ON FINDING OPTIMAL POLICIES FOR MARKOV DECISION CHAINS - A UNIFYING FRAMEWORK FOR MEAN-VARIANCE-TRADEOFFS

成果类型：

Article

署名作者：

HUANG, Y; KALLENBERG, LCM

刊物名称：

MATHEMATICS OF OPERATIONS RESEARCH

ISSN/ISSBN：

0364-765X

DOI：

10.1287/moor.19.2.434

发表日期：

1994

页码：

434-448

关键词：

摘要：

This paper proves constructively the existence of optimal policies for maximum one-period mean-to-standard-deviation-ratio, negative variance-with-bounded-mean and mean-penalized-by-variance Markov decision chains by reducing them to a related mathematical program.

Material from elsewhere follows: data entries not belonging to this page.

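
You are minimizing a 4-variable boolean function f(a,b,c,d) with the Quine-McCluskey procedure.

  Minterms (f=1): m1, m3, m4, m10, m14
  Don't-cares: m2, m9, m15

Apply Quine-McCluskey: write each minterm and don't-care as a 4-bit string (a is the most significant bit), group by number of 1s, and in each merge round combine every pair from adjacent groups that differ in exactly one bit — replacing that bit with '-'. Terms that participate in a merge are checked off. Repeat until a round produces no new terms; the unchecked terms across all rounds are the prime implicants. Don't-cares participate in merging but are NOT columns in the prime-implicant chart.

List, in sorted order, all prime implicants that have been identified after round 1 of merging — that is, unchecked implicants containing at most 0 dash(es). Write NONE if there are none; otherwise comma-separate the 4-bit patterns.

0100

size-2^0 implicants → 0001(✓)  0010(✓)  0011(✓)  0100  1001(✓)  1010(✓)  1110(✓)  1111(✓)
size-2^1 implicants → -001  -010  00-1  001-  1-10  111-
Unchecked terms (primes): -001, -010, 00-1, 001-, 0100, 1-10, 111-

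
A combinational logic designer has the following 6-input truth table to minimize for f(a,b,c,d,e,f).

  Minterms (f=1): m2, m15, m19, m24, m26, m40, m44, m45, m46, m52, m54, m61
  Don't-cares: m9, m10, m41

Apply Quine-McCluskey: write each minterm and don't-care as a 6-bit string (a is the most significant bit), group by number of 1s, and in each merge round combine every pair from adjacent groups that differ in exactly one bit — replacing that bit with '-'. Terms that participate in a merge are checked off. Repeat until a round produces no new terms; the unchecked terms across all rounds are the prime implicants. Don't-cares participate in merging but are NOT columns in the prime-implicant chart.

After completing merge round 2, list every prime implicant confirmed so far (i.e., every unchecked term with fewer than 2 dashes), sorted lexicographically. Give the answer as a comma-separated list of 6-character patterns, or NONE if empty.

-01001, 0-1010, 00-010, 001111, 010011, 0110-0, 1-1101, 1011-0, 1101-0

size-2^0 implicants → 000010(✓)  001001(✓)  001010(✓)  001111  010011  011000(✓)  011010(✓)  101000(✓)  101001(✓)  101100(✓)  101101(✓)  101110(✓)  110100(✓)  110110(✓)  111101(✓)
size-2^1 implicants → -01001  0-1010  00-010  0110-0  1-1101  101-00(✓)  101-01(✓)  10100-(✓)  1011-0  10110-(✓)  1101-0
size-2^2 implicants → 101-0-
Unchecked terms (primes): -01001, 0-1010, 00-010, 001111, 010011, 0110-0, 1-1101, 101-0-, 1011-0, 1101-0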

This program entails maximizing (xB/D(xb)) + C(xb) over x in a polytope and with given bounds on xb where C and D are convex and either D is constant or D is positive and nondecreasing, C is nondecreasing and xB is nonpositive. This program is in turn reduced to maximizing x(B + thetab) over x in the polytope parametrically in theta. Along the way, under the nonnegative-initial-distribution assumption, we generalize the rule of constructing a stationary maximum-average-reward policy from an extreme optimal solution of the associated linear program. The paper unifies and extends formulations and existence results for problems discussed by White (1987), Filar and Lee (1985), Sobel (1985), Kawai (1987) and Filar, Kallenberg and Lee (1989), and gives an effective computational procedure to solve them that is related to a method used by Kawai (1987) in a special case.